In the wetland restoration project, Carter hired local residents to do the work. They were trained in ecological restoration. They learned how to clean up contaminated land and to “see value in themselves.” “Showing them they could create their own economic prosperity in a legitimate way was a really powerful tool,” she said.

These individuals were “generationally impoverished,” she explained, “cycling in and out of the criminal justice system. They had significant barriers to employment.” This was their first opportunity to learn skills that many take for granted, such as knowing how to be a team player or to anticipate the boss’s expectations.

One of her recent projects involves a large commercial building that has been closed and shuttered.
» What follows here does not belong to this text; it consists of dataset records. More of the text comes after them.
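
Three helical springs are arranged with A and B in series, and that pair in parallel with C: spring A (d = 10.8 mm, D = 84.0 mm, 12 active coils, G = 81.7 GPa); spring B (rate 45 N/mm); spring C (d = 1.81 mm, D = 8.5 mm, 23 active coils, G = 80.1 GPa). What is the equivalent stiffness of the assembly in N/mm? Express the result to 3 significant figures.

k_A = Gd⁴/(8D³N_a) = (81.7×10³)(10.8⁴)/(8·84.0³·12) = 19.535 N/mm
k_C = Gd⁴/(8D³N_a) = (80.1×10³)(1.81⁴)/(8·8.5³·23) = 7.608 N/mm
Springs A,B series: k_AB = 1/(1/19.535+1/45) = 13.622 N/mm; parallel with C: k_eq = 13.622+7.608 = 21.23 N/mm

21.2 N/mm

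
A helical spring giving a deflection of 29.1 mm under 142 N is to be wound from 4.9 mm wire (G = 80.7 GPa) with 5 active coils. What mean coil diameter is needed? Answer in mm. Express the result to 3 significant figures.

Required rate k = F/δ = 142/29.1 = 4.8797 N/mm
D = (Gd⁴/(8N_a·k))^(1/3) = (80.7×10³·4.9⁴/(8·5·4.8797))^(1/3)
  = (238343)^(1/3) = 62.0013 mm

62.0 mm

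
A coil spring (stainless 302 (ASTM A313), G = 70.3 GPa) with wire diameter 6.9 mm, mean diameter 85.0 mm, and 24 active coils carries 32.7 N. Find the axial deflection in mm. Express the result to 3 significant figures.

24.2 mm

k = Gd⁴/(8D³N_a) = (70.3×10³)(6.9⁴)/(8·85.0³·24) = 1.3514 N/mm
δ = F/k = 32.7 / 1.3514 = 24.197 mm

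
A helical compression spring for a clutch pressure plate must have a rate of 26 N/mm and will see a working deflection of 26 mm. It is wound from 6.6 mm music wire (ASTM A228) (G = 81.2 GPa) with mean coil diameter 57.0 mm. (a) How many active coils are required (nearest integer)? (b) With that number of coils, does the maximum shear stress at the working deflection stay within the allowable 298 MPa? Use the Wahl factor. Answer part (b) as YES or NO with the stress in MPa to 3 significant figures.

(a) 4 coils; (b) NO, τ_max = 399 MPa

N_a = Gd⁴/(8D³k) = (81.2×10³)(6.6⁴)/(8·57.0³·26) = 4 → N_a = 4
Actual rate k = Gd⁴/(8D³·4) = 25.999 N/mm
Working load F = kδ = 25.999·26 = 675.97 N
C = 57.0/6.6 = 8.6364; K_W = (4C−1)/(4C−4)+0.615/C = 1.1694
τ_max = K_W·8FD/(πd³) = 1.1694·341.28 = 399.1 MPa
τ_max > 298 MPa → exceeds allowable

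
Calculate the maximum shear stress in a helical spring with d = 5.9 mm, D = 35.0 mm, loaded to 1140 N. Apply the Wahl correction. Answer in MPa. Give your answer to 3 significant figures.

Spring index C = D/d = 35.0/5.9 = 5.9322
K_W = (4C−1)/(4C−4) + 0.615/C = 22.729/19.729 + 0.1037 = 1.2557
τ₀ = 8FD/(πd³) = 8·1140·35.0/(π·5.9³) = 319200/645.22 = 494.72 MPa
τ_max = K·τ₀ = 1.2557 × 494.72 = 621.23 MPa

621 MPa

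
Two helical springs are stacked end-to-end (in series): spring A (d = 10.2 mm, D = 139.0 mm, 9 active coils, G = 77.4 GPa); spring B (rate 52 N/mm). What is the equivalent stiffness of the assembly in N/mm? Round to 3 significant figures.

4.00 N/mm

k_A = Gd⁴/(8D³N_a) = (77.4×10³)(10.2⁴)/(8·139.0³·9) = 4.3328 N/mm
Series: 1/k_eq = 1/4.3328 + 1/52 = 0.25003; k_eq = 3.9995 N/mm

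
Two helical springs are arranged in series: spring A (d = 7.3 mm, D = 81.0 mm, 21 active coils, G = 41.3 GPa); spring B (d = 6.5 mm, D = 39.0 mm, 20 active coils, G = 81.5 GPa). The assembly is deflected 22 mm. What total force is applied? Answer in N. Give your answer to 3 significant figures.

26.6 N

k_A = Gd⁴/(8D³N_a) = (41.3×10³)(7.3⁴)/(8·81.0³·21) = 1.3136 N/mm
k_B = Gd⁴/(8D³N_a) = (81.5×10³)(6.5⁴)/(8·39.0³·20) = 15.328 N/mm
Series: 1/k_eq = 1/1.3136 + 1/15.328 = 0.82648; k_eq = 1.2099 N/mm
F = k_eq·δ = 1.2099·22 = 26.619 N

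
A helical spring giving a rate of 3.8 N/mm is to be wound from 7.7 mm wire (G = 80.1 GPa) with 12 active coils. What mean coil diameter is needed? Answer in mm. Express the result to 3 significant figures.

91.7 mm

D = (Gd⁴/(8N_a·k))^(1/3) = (80.1×10³·7.7⁴/(8·12·3.8))^(1/3)
  = (771864)^(1/3) = 91.7305 mm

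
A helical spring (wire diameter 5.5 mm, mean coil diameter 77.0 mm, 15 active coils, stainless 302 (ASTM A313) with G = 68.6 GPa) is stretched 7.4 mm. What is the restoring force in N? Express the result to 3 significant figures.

k = Gd⁴/(8D³N_a) = (68.6×10³)(5.5⁴)/(8·77.0³·15) = 1.1458 N/mm
F = k·δ = 1.1458 × 7.4 = 8.4792 N

8.48 N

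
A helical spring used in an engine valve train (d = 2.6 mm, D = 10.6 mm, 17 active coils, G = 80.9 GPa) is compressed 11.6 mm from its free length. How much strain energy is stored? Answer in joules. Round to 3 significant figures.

1.54 J

k = Gd⁴/(8D³N_a) = (80.9×10³)(2.6⁴)/(8·10.6³·17) = 22.824 N/mm
U = ½kδ² = 0.5 × 22.824 × 11.6² = 1535.6 N·mm = 1.5356 J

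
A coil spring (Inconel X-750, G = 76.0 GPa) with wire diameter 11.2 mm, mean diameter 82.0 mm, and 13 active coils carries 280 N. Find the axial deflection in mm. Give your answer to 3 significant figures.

13.4 mm

k = Gd⁴/(8D³N_a) = (76.0×10³)(11.2⁴)/(8·82.0³·13) = 20.855 N/mm
δ = F/k = 280 / 20.855 = 13.426 mm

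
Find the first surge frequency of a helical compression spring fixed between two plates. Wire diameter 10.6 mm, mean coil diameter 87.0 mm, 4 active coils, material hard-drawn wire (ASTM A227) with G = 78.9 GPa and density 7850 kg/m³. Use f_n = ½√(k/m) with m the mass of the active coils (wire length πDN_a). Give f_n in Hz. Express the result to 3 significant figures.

125 Hz

k = Gd⁴/(8D³N_a) = (78.9×10³)(10.6⁴)/(8·87.0³·4) = 47.271 N/mm = 47271 N/m
Wire length L = πDN_a = π·87.0·4 = 1093.3 mm
m = ρ·(πd²/4)·L = 7850 × 88.247×10⁻⁶ m² × 1.0933 m = 0.75736 kg
f_n = ½√(k/m) = 0.5·√(47271/0.75736) = 0.5·√(62415) = 124.92 Hz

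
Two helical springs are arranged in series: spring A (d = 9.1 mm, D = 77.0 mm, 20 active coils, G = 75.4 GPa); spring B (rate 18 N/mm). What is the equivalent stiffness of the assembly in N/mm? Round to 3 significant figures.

k_A = Gd⁴/(8D³N_a) = (75.4×10³)(9.1⁴)/(8·77.0³·20) = 7.0786 N/mm
Series: 1/k_eq = 1/7.0786 + 1/18 = 0.19683; k_eq = 5.0806 N/mm

5.08 N/mm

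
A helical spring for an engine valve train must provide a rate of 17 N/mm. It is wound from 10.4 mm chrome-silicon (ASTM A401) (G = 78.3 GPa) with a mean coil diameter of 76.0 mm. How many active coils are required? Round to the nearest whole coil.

15

N_a = Gd⁴/(8D³k) = (78.3×10³ × 10.4⁴)/(8 × 76.0³ × 17)
    = 9.15999e+08 / 5.97007e+07 = 15.34 → 15 coils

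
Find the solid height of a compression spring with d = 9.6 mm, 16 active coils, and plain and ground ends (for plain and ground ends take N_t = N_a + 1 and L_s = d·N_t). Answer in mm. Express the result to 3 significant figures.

plain and ground ends: N_t = N_a + 1 = 16 + 1 = 17
L_s = d·N_t = 9.6 × 17 = 163.2 mm

163 mm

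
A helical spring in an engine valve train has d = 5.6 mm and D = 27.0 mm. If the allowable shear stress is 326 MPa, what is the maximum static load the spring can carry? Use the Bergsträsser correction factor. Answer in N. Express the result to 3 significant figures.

637 N

C = D/d = 27.0/5.6 = 4.8214
K_B = (4C+2)/(4C−3) = 21.286/16.286 = 1.3070
τ_max = K·8FD/(πd³) → F_max = τ_allow·πd³/(8DK)
F_max = 326·π·5.6³/(8·27.0·1.3070) = 1.7986e+05/282.32 = 637.08 N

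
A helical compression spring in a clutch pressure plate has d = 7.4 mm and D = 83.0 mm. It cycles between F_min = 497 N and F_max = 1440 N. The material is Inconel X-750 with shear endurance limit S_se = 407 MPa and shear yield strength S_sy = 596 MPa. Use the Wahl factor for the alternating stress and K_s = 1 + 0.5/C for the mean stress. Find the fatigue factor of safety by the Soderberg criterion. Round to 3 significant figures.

C = D/d = 83.0/7.4 = 11.2162; K_W = (4C−1)/(4C−4)+0.615/C = 1.1282; K_s = 1+0.5/C = 1.0446
F_a = (F_max−F_min)/2 = 471.5 N; F_m = (F_max+F_min)/2 = 968.5 N
τ_a = K_W·8F_aD/(πd³) = 1.1282 × 245.93 = 277.46 MPa
τ_m = K_s·8F_mD/(πd³) = 1.0446 × 505.15 = 527.67 MPa
Soderberg: 1/n_f = τ_a/S_se + τ_m/S_sy = 277.46/407 + 527.67/596 = 0.68173 + 0.88535 = 1.5671
n_f = 1/1.5671 = 0.6381

0.638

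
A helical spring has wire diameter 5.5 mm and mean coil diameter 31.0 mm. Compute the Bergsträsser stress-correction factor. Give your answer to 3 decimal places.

C = D/d = 31.0/5.5 = 5.6364
K_B = (4C+2)/(4C−3) = 24.545/19.545 = 1.2558

1.256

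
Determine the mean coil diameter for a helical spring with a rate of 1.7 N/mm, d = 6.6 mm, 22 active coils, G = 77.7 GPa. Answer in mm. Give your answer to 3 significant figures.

79.0 mm

D = (Gd⁴/(8N_a·k))^(1/3) = (77.7×10³·6.6⁴/(8·22·1.7))^(1/3)
  = (492760)^(1/3) = 78.9851 mm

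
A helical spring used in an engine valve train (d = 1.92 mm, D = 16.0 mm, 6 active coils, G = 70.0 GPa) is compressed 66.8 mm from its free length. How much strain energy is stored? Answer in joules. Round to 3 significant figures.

10.8 J

k = Gd⁴/(8D³N_a) = (70.0×10³)(1.92⁴)/(8·16.0³·6) = 4.8384 N/mm
U = ½kδ² = 0.5 × 4.8384 × 66.8² = 10795 N·mm = 10.795 J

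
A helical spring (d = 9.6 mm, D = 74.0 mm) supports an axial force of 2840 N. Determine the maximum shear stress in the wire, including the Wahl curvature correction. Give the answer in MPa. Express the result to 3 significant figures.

Spring index C = D/d = 74.0/9.6 = 7.7083
K_W = (4C−1)/(4C−4) + 0.615/C = 29.833/26.833 + 0.0798 = 1.1916
τ₀ = 8FD/(πd³) = 8·2840·74.0/(π·9.6³) = 1.68128e+06/2779.5 = 604.89 MPa
τ_max = K·τ₀ = 1.1916 × 604.89 = 720.78 MPa

721 MPa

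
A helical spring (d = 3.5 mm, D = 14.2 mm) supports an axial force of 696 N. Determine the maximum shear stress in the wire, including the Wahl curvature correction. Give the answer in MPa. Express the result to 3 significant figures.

820 MPa

Spring index C = D/d = 14.2/3.5 = 4.0571
K_W = (4C−1)/(4C−4) + 0.615/C = 15.229/12.229 + 0.1516 = 1.3969
τ₀ = 8FD/(πd³) = 8·696·14.2/(π·3.5³) = 79065.6/134.7 = 586.99 MPa
τ_max = K·τ₀ = 1.3969 × 586.99 = 819.98 MPa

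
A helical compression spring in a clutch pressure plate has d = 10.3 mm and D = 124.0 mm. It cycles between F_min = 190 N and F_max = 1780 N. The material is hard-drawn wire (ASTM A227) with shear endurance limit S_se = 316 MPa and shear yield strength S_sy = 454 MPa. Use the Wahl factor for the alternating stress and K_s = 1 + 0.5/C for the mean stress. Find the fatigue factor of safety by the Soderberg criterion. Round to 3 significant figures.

C = D/d = 124.0/10.3 = 12.0388; K_W = (4C−1)/(4C−4)+0.615/C = 1.1190; K_s = 1+0.5/C = 1.0415
F_a = (F_max−F_min)/2 = 795 N; F_m = (F_max+F_min)/2 = 985 N
τ_a = K_W·8F_aD/(πd³) = 1.1190 × 229.73 = 257.07 MPa
τ_m = K_s·8F_mD/(πd³) = 1.0415 × 284.63 = 296.46 MPa
Soderberg: 1/n_f = τ_a/S_se + τ_m/S_sy = 257.07/316 + 296.46/454 = 0.81352 + 0.65299 = 1.4665
n_f = 1/1.4665 = 0.6819

0.682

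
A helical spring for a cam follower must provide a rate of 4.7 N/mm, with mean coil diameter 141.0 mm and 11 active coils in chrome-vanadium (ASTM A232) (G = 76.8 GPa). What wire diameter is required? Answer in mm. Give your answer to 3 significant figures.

d = (8D³N_a·k / G)^(1/4) = (8·141.0³·11·4.7 / (76.8×10³))^0.25
  = (15097)^0.25 = 11.0846 mm

11.1 mm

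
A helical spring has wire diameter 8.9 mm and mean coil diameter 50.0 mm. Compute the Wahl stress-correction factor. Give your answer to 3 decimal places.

1.272

C = D/d = 50.0/8.9 = 5.6180
K_W = (4C−1)/(4C−4) + 0.615/C = 21.472/18.472 + 0.1095 = 1.2719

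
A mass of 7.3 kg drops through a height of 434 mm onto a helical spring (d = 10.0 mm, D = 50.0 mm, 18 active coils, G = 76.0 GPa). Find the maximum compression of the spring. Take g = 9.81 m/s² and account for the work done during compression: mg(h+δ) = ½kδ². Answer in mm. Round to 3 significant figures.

k = Gd⁴/(8D³N_a) = (76.0×10³)(10.0⁴)/(8·50.0³·18) = 42.222 N/mm
W = mg = 7.3 × 9.81 = 71.613 N
½kδ² − Wδ − Wh = 0 → δ = (W + √(W² + 2kWh))/k
δ = (71.613 + √(5128.4 + 2.62454e+06))/42.222 = (71.613 + 1621.6)/42.222 = 40.103 mm

40.1 mm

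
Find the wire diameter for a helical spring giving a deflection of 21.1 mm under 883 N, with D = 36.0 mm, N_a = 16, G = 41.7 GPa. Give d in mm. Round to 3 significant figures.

8.80 mm

Required rate k = F/δ = 883/21.1 = 41.848 N/mm
d = (8D³N_a·k / G)^(1/4) = (8·36.0³·16·41.848 / (41.7×10³))^0.25
  = (5993.2)^0.25 = 8.7986 mm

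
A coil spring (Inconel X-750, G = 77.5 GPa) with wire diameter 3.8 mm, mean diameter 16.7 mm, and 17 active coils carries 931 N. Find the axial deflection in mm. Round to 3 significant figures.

k = Gd⁴/(8D³N_a) = (77.5×10³)(3.8⁴)/(8·16.7³·17) = 25.512 N/mm
δ = F/k = 931 / 25.512 = 36.492 mm

36.5 mm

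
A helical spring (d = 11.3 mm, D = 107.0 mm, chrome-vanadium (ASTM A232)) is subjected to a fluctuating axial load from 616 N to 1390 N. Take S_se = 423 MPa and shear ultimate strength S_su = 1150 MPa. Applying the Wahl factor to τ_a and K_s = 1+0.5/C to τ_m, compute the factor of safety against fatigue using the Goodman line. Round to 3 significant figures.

C = D/d = 107.0/11.3 = 9.4690; K_W = (4C−1)/(4C−4)+0.615/C = 1.1535; K_s = 1+0.5/C = 1.0528
F_a = (F_max−F_min)/2 = 387 N; F_m = (F_max+F_min)/2 = 1003 N
τ_a = K_W·8F_aD/(πd³) = 1.1535 × 73.08 = 84.298 MPa
τ_m = K_s·8F_mD/(πd³) = 1.0528 × 189.4 = 199.41 MPa
Goodman: 1/n_f = τ_a/S_se + τ_m/S_su = 84.298/423 + 199.41/1150 = 0.19929 + 0.17340 = 0.37268
n_f = 1/0.37268 = 2.683

2.68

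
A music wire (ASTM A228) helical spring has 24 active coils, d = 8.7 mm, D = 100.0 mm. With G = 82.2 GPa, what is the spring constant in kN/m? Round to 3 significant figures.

k = Gd⁴/(8D³N_a) = (82.2×10³ × 8.7⁴) / (8 × 100.0³ × 24)
  = 4.70922e+08 / 1.92e+08 = 2.4527 N/mm

2.45 kN/m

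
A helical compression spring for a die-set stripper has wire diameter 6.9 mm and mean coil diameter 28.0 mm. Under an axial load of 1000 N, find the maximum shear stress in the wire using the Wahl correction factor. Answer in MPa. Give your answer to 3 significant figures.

Spring index C = D/d = 28.0/6.9 = 4.0580
K_W = (4C−1)/(4C−4) + 0.615/C = 15.232/12.232 + 0.1516 = 1.3968
τ₀ = 8FD/(πd³) = 8·1000·28.0/(π·6.9³) = 224000/1032 = 217.05 MPa
τ_max = K·τ₀ = 1.3968 × 217.05 = 303.17 MPa

303 MPa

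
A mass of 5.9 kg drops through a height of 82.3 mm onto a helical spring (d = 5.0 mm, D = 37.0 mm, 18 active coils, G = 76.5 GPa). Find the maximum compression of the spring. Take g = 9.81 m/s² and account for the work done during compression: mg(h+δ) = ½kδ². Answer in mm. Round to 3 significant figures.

k = Gd⁴/(8D³N_a) = (76.5×10³)(5.0⁴)/(8·37.0³·18) = 6.555 N/mm
W = mg = 5.9 × 9.81 = 57.879 N
½kδ² − Wδ − Wh = 0 → δ = (W + √(W² + 2kWh))/k
δ = (57.879 + √(3350 + 62448.9))/6.555 = (57.879 + 256.51)/6.555 = 47.962 mm

48.0 mm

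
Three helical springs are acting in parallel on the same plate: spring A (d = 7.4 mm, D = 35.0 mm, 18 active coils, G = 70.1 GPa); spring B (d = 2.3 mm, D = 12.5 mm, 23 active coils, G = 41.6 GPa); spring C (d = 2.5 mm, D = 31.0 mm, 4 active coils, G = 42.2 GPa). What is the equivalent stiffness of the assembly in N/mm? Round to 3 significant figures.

39.0 N/mm

k_A = Gd⁴/(8D³N_a) = (70.1×10³)(7.4⁴)/(8·35.0³·18) = 34.047 N/mm
k_B = Gd⁴/(8D³N_a) = (41.6×10³)(2.3⁴)/(8·12.5³·23) = 3.2393 N/mm
k_C = Gd⁴/(8D³N_a) = (42.2×10³)(2.5⁴)/(8·31.0³·4) = 1.7292 N/mm
Parallel: k_eq = 34.047 + 3.2393 + 1.7292 = 39.015 N/mm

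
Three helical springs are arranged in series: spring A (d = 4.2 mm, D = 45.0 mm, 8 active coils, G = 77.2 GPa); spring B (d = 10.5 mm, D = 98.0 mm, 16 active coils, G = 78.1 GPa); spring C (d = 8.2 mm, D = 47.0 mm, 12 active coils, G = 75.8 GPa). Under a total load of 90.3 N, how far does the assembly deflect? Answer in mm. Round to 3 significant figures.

k_A = Gd⁴/(8D³N_a) = (77.2×10³)(4.2⁴)/(8·45.0³·8) = 4.119 N/mm
k_B = Gd⁴/(8D³N_a) = (78.1×10³)(10.5⁴)/(8·98.0³·16) = 7.8799 N/mm
k_C = Gd⁴/(8D³N_a) = (75.8×10³)(8.2⁴)/(8·47.0³·12) = 34.384 N/mm
Series: 1/k_eq = 1/4.119 + 1/7.8799 + 1/34.384 = 0.39876; k_eq = 2.5078 N/mm
δ = F/k_eq = 90.3/2.5078 = 36.008 mm

36.0 mm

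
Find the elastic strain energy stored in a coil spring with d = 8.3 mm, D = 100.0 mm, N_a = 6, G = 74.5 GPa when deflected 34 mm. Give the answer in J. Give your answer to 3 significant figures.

4.26 J

k = Gd⁴/(8D³N_a) = (74.5×10³)(8.3⁴)/(8·100.0³·6) = 7.3659 N/mm
U = ½kδ² = 0.5 × 7.3659 × 34² = 4257.5 N·mm = 4.2575 J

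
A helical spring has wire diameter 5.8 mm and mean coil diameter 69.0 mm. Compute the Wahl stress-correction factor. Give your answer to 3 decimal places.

1.121

C = D/d = 69.0/5.8 = 11.8966
K_W = (4C−1)/(4C−4) + 0.615/C = 46.586/43.586 + 0.0517 = 1.1205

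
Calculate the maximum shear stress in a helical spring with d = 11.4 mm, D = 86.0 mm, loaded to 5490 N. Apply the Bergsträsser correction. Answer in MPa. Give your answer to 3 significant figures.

Spring index C = D/d = 86.0/11.4 = 7.5439
K_B = (4C+2)/(4C−3) = 32.175/27.175 = 1.1840
τ₀ = 8FD/(πd³) = 8·5490·86.0/(π·11.4³) = 3.77712e+06/4654.4 = 811.51 MPa
τ_max = K·τ₀ = 1.1840 × 811.51 = 960.82 MPa

961 MPa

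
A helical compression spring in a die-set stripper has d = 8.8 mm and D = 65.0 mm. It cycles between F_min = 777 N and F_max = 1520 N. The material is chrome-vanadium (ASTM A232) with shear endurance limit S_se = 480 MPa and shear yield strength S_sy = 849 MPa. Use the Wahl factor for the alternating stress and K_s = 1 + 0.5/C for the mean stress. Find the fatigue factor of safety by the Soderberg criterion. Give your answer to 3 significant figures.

C = D/d = 65.0/8.8 = 7.3864; K_W = (4C−1)/(4C−4)+0.615/C = 1.2007; K_s = 1+0.5/C = 1.0677
F_a = (F_max−F_min)/2 = 371.5 N; F_m = (F_max+F_min)/2 = 1148.5 N
τ_a = K_W·8F_aD/(πd³) = 1.2007 × 90.233 = 108.34 MPa
τ_m = K_s·8F_mD/(πd³) = 1.0677 × 278.96 = 297.84 MPa
Soderberg: 1/n_f = τ_a/S_se + τ_m/S_sy = 108.34/480 + 297.84/849 = 0.22571 + 0.35081 = 0.57653
n_f = 1/0.57653 = 1.735

1.73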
The building, just minutes from the subway, is on the gateway to the neighborhood. It is highly visible and depressing and “reminds people of the way the South Bronx used be, a place you don’t want to be anywhere near.”

So, Carter, now in negotiation for the long-term lease of this building, hired kids from the neighborhood to “design beautiful, public art to go on the length of it.” In many cases this was their first job, and the images of the kids, paint smattered and smiling, speaks volumes. “They got to design and implement the project—that the only reason it was there was to bring light and happiness to people who saw it,” she said.

Carter ended her talk with these words:

“For Dr. King to be at the end of his life, fighting for racial, environmental, and economic equality—if he could do that and pay the ultimate price for it, then the rest of it should be easy for us. I feel that we spend so much time collecting tributes and putting them out there and feeling bad about them—and all of these things about our collective failures, while we have it within ourselves to build monuments to hope and possibility. That is your job.”

And the audience rose to its feet and gave her a long, standing ovation.